The main changes are centred around the way in which data is held and processed. Restrictions are tighter and essentially gives people back control of their personal data.
Fines for non-compliancy are changing quite drastically too, increasing to a maximum of up to £20m Euros or 4% of global turnover – whichever is higher.
To help you avoid these fines and become GDPR-compliant, here are 6 things you need to be aware of:
1. Map and audit your data
You need to understand what personal data you have, where it’s stored, how it’s processed and what you tell people about how you’re using their data. This will help you understand whether you’re a data processor or a data controller – you may be both for different pieces of data.
Once you have established this, you can determine which pieces of data are more vital to protect. You will need to be clear on who is responsible for controlling and processing the data, making sure the correct contracts, policies and regulations are in place.
2. Consider your third-party processors
You may not be the only one processing your data – companies who you outsource to, such as payroll, pensions and health insurance organisations also need to be compliant.
3. Use of consent
This is an important one. Under the current DPA, consent to use people’s data (e.g. email addresses to contact them about offers, events etc) could be acquired on an automatic opt-in basis and the individual would have to take responsibility if they wanted to opt out from further communication.
With the GDPR, this is no longer the case. People are automatically opted-out and they must give consent to opt-in, and you must be able to prove that they’ve given it.
4. Fully informed
Data subjects need to be fully-informed about how and why their data is being processed and used. This means amending your T&Cs where appropriate to be fully transparent.
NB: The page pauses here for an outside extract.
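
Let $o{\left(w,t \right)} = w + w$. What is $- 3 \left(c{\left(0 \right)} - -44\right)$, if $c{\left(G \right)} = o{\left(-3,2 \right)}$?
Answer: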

5. SARs (Subject Access Requests)
Currently, there’s a £10 fee if an individual makes a DSAR. Under the new GDPR, the fee is being scrapped and the time-limit for compliance is being reduced from 40 days to one month.
6. Data breach management
You will have 72 hours to report any loss or theft of data to the Information Commissioners Office, and to the affected individual without “undue delay”.
Compliance: a journey of 3 parts
Each organisation is unique and the road to compliance will be different as well. However, we believe that GDPR Compliancy is going to be achieved through working with three partners…
1. You need lawyers who can advise you on what data you hold, and how it should be treated (or, many of our customers are able to understand their requirements themselves, without needing to engage lawyers – but that’s your choice!). projectfive cannot provide legal advice, and the ideas discussed in this article do not constitute legal advice.
2. Your IT manager or company can work with you to ensure your Internal Infrastructure meets the standards recommended by the lawyers – in terms of CyberSecurity, Intrusion/Breach Detection and Auditing of who is accessing Personal Data and/or Sensitive Personal Data. And they might need to put in place some systems to help you if you expect to receive Subject Access Requests (SARs) from individuals.
3. Your external systems (such as your website or cloud-based CRM system) will need the involvement of the web-developers/software-providers/marketing-agencies to ensure compliancy with the lawyers’ advice.
We know that GDPR compliance can sound overwhelming, but we will work with you to make sure the process is as smooth as possible. With some preparation and planning, you will be ready for 25th May 2018.